Lasst uns über Fracking reden

Die Modedesignerin und Aktivistin Vivienne Westwood sprach mit uns im Interview über die Wichtigkeit, den Kampf gegen Fracking zu gewinnen.

Fracking – bei dem Wasser, Sand und chemische Zusätze unter hohem Druck in Gesteinsschichten gepresst werden, um diese aufzubrechen und dann tiefliegende Gas- und Ölvorkommen zu fördern – stößt in vielen Ländern auf starken Widerstand von Umweltschützern, aber auch der allgemeinen Öffentlichkeit.

In Großbritannien sind – im Gegensatz zu Deutschland – bereits erste Versuchsbohrungen durchgeführt worden.  Für die britische Modedesignerin und Aktivistin Vivienne Westwood, Gründerin der Initiative Climate Revolution, ist der Widerstand gegen Fracking von elementarer Bedeutung im Kampf gegen den Klimawandel.

Zerbrochene Erde

“Unsere Regierung in Großbritannien möchte uns Fracking aufoktroyieren. Das ist verrückt. Jeder weiß, dass fossile Brennstoffe die größten Treiber von Klimaerwärmung und Umweltverschmutzung sind. Wir wollen aber, dass Regierungen weltweit Klimawandel stoppen, statt nur zu schwätzen und so zu tun, als würden sie hier und da mal einen kleinen Schritt in diese Richtung machen, dann aber gleichzeitig fossile Brennstoffe weiter fördern.

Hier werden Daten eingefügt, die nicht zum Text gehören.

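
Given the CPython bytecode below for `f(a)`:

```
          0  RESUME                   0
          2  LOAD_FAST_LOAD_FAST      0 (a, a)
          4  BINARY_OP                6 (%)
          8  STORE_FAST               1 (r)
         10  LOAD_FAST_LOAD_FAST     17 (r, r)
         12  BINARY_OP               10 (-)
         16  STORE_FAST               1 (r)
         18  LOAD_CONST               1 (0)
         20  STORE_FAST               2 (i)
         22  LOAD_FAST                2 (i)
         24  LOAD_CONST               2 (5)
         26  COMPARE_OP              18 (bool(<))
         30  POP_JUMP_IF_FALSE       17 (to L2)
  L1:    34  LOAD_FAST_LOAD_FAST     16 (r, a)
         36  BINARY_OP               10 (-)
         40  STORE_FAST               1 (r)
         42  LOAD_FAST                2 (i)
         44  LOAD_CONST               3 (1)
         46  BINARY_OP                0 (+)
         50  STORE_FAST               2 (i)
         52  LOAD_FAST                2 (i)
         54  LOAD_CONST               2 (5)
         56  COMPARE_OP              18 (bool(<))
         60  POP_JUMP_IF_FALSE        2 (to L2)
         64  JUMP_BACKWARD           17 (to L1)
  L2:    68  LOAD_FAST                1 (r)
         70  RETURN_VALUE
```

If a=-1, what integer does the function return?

LOAD_FAST_LOAD_FAST a,a → push -1,-1
BINARY_OP % → -1 % -1 = 0
STORE_FAST r → r=0
LOAD_FAST_LOAD_FAST r,r → push 0,0
BINARY_OP - → 0 - 0 = 0
STORE_FAST r → r=0
LOAD_CONST → push 0
STORE_FAST i → i=0
LOAD_FAST i → push 0
LOAD_CONST → push 5
COMPARE_OP bool(<) → 0 vs 5 = True
POP_JUMP_IF_FALSE → pop True; no jump
LOAD_FAST_LOAD_FAST r,a → push 0,-1
BINARY_OP - → 0 - -1 = 1
STORE_FAST r → r=1
LOAD_FAST i → push 0
LOAD_CONST → push 1
BINARY_OP + → 0 + 1 = 1
STORE_FAST i → i=1
LOAD_FAST i → push 1
LOAD_CONST → push 5
COMPARE_OP bool(<) → 1 vs 5 = True
POP_JUMP_IF_FALSE → pop True; no jump
LOAD_FAST_LOAD_FAST r,a → push 1,-1
BINARY_OP - → 1 - -1 = 2
STORE_FAST r → r=2
LOAD_FAST i → push 1
LOAD_CONST → push 1
BINARY_OP + → 1 + 1 = 2
STORE_FAST i → i=2
LOAD_FAST i → push 2
LOAD_CONST → push 5
COMPARE_OP bool(<) → 2 vs 5 = True
POP_JUMP_IF_FALSE → pop True; no jump
LOAD_FAST_LOAD_FAST r,a → push 2,-1
BINARY_OP - → 2 - -1 = 3
STORE_FAST r → r=3
LOAD_FAST i → push 2
LOAD_CONST → push 1
BINARY_OP + → 2 + 1 = 3
STORE_FAST i → i=3
LOAD_FAST i → push 3
LOAD_CONST → push 5
COMPARE_OP bool(<) → 3 vs 5 = True
POP_JUMP_IF_FALSE → pop True; no jump
LOAD_FAST_LOAD_FAST r,a → push 3,-1
BINARY_OP - → 3 - -1 = 4
STORE_FAST r → r=4
LOAD_FAST i → push 3
LOAD_CONST → push 1
BINARY_OP + → 3 + 1 = 4
STORE_FAST i → i=4
LOAD_FAST i → push 4
LOAD_CONST → push 5
COMPARE_OP bool(<) → 4 vs 5 = True
POP_JUMP_IF_FALSE → pop True; no jump
LOAD_FAST_LOAD_FAST r,a → push 4,-1
BINARY_OP - → 4 - -1 = 5
STORE_FAST r → r=5
LOAD_FAST i → push 4
LOAD_CONST → push 1
BINARY_OP + → 4 + 1 = 5
STORE_FAST i → i=5
LOAD_FAST i → push 5
LOAD_CONST → push 5
COMPARE_OP bool(<) → 5 vs 5 = False
POP_JUMP_IF_FALSE → pop False; jump
LOAD_FAST r → push 5
RETURN_VALUE → return 5.

5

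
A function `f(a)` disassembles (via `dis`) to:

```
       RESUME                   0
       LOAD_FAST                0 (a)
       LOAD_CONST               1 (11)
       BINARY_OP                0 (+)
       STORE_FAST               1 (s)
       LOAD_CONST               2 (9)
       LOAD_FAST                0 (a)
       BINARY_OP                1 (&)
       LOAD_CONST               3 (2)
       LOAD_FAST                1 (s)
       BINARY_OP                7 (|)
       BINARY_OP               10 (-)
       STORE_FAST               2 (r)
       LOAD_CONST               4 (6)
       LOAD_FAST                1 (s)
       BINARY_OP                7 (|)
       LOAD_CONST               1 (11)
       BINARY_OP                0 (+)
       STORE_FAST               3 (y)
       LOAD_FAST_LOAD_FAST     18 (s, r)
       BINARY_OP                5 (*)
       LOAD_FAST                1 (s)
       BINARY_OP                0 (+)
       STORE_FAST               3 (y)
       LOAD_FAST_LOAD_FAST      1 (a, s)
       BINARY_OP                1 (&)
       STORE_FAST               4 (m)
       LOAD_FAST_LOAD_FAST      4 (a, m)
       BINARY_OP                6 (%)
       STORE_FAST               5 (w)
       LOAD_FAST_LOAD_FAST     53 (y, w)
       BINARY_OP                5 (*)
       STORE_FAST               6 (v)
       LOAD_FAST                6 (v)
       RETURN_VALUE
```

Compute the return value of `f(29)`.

LOAD_FAST a → push 29. Stack: [29]
LOAD_CONST → push 11. Stack: [29, 11]
BINARY_OP + → 29 + 11 = 40. Stack: [40]
STORE_FAST s → s=40. Stack: []
LOAD_CONST → push 9. Stack: [9]
LOAD_FAST a → push 29. Stack: [9, 29]
BINARY_OP & → 9 & 29 = 9. Stack: [9]
LOAD_CONST → push 2. Stack: [9, 2]
LOAD_FAST s → push 40. Stack: [9, 2, 40]
BINARY_OP | → 2 | 40 = 42. Stack: [9, 42]
BINARY_OP - → 9 - 42 = -33. Stack: [-33]
STORE_FAST r → r=-33. Stack: []
LOAD_CONST → push 6. Stack: [6]
LOAD_FAST s → push 40. Stack: [6, 40]
BINARY_OP | → 6 | 40 = 46. Stack: [46]
LOAD_CONST → push 11. Stack: [46, 11]
BINARY_OP + → 46 + 11 = 57. Stack: [57]
STORE_FAST y → y=57. Stack: []
LOAD_FAST_LOAD_FAST s,r → push 40,-33. Stack: [40, -33]
BINARY_OP * → 40 * -33 = -1320. Stack: [-1320]
LOAD_FAST s → push 40. Stack: [-1320, 40]
BINARY_OP + → -1320 + 40 = -1280. Stack: [-1280]
STORE_FAST y → y=-1280. Stack: []
LOAD_FAST_LOAD_FAST a,s → push 29,40. Stack: [29, 40]
BINARY_OP & → 29 & 40 = 8. Stack: [8]
STORE_FAST m → m=8. Stack: []
LOAD_FAST_LOAD_FAST a,m → push 29,8. Stack: [29, 8]
BINARY_OP % → 29 % 8 = 5. Stack: [5]
STORE_FAST w → w=5. Stack: []
LOAD_FAST_LOAD_FAST y,w → push -1280,5. Stack: [-1280, 5]
BINARY_OP * → -1280 * 5 = -6400. Stack: [-6400]
STORE_FAST v → v=-6400. Stack: []
LOAD_FAST v → push -6400. Stack: [-6400]
RETURN_VALUE → return -6400.

-6400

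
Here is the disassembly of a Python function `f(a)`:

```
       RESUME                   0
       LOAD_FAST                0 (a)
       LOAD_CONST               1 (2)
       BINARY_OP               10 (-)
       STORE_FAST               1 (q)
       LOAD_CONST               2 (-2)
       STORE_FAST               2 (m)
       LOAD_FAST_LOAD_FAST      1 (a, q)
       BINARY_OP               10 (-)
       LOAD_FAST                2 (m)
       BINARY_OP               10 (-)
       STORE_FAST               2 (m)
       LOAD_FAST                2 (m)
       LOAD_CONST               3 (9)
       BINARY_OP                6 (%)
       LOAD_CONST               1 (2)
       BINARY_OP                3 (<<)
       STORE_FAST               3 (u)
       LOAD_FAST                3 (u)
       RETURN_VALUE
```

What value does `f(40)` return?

LOAD_FAST a → push 40. Stack: [40]
LOAD_CONST → push 2. Stack: [40, 2]
BINARY_OP - → 40 - 2 = 38. Stack: [38]
STORE_FAST q → q=38. Stack: []
LOAD_CONST → push -2. Stack: [-2]
STORE_FAST m → m=-2. Stack: []
LOAD_FAST_LOAD_FAST a,q → push 40,38. Stack: [40, 38]
BINARY_OP - → 40 - 38 = 2. Stack: [2]
LOAD_FAST m → push -2. Stack: [2, -2]
BINARY_OP - → 2 - -2 = 4. Stack: [4]
STORE_FAST m → m=4. Stack: []
LOAD_FAST m → push 4. Stack: [4]
LOAD_CONST → push 9. Stack: [4, 9]
BINARY_OP % → 4 % 9 = 4. Stack: [4]
LOAD_CONST → push 2. Stack: [4, 2]
BINARY_OP << → 4 << 2 = 16. Stack: [16]
STORE_FAST u → u=16. Stack: []
LOAD_FAST u → push 16. Stack: [16]
RETURN_VALUE → return 16.

16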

Wir haben gerade in Großbritannien unsere „Anti-Fracking-Tour“ beendet. Wir wollten diese eigentlich so gestalten, dass wirklich diskutiert wird. Aber kein Politiker oder Befürworter von Fracking aus der Industrie wollte mit uns reden. So blieb uns „nur“ übrig, unsere Sicht auf Fracking und warum wir glauben, dass es falsch ist, auf der Tour darzustellen. Aber wir stellen fest, dass die Medien das Thema immer mehr aufgreifen. Das war und ist unser Ziel. Ein erster Sieg für uns.“

Der Kampf beginnt vor der eigenen Haustür

„Wenn ich mich für die Rettung der Arktis oder des Regenwaldes einsetze, aber nicht gegen Fracking kämpfe, habe ich bereits verloren. Und der Punkt bei Fracking ist, dass es direkt bei mir vor der eigenen Haustür passiert. Es ist möglich, diesen Kampf zu gewinnen. Wir müssen diesen Kampf gewinnen. Wenn wir Fracking nicht bekämpfen, sind wir einen Schritt näher am Klimawandel.“

Engagiere Dich

„Menschen müssen grundsätzlich näher zusammen rücken und sich gemeinsam engagieren – warum nicht beim Thema Fracking anfangen. Wir müssen den öffentlichen Widerstand verstärken. Derzeit hoffe ich insbesondere auf die jungen Menschen, um zu protestieren, zu leben und zu verändern. Junge Menschen sind wirkliche Idealisten, daher sind sie meine Hoffnung im Kampf gegen Fracking. Und sie sollten sich auch hierfür engagieren: denn die Konsequenzen des Klimawandels werden sie besonders betreffen, und die Zeit zu handeln wird immer knapper.

Alles was Du tust, wofür Du Dich im Sinne des Erhalt und Schutzes unserer Erde engagierst, ist wichtig. Für mich ist wahre Kultur, wenn wir Menschen verstehen, was wir in der Lage sind, Positives  zu bewirken, wie schön die Menschheit ist, was wir bereits Tolles in der Vergangenheit geschaffen haben, wie wir noch perfekter werden könnten, wenn wir die richtigen Beweggründe und Werte hätten.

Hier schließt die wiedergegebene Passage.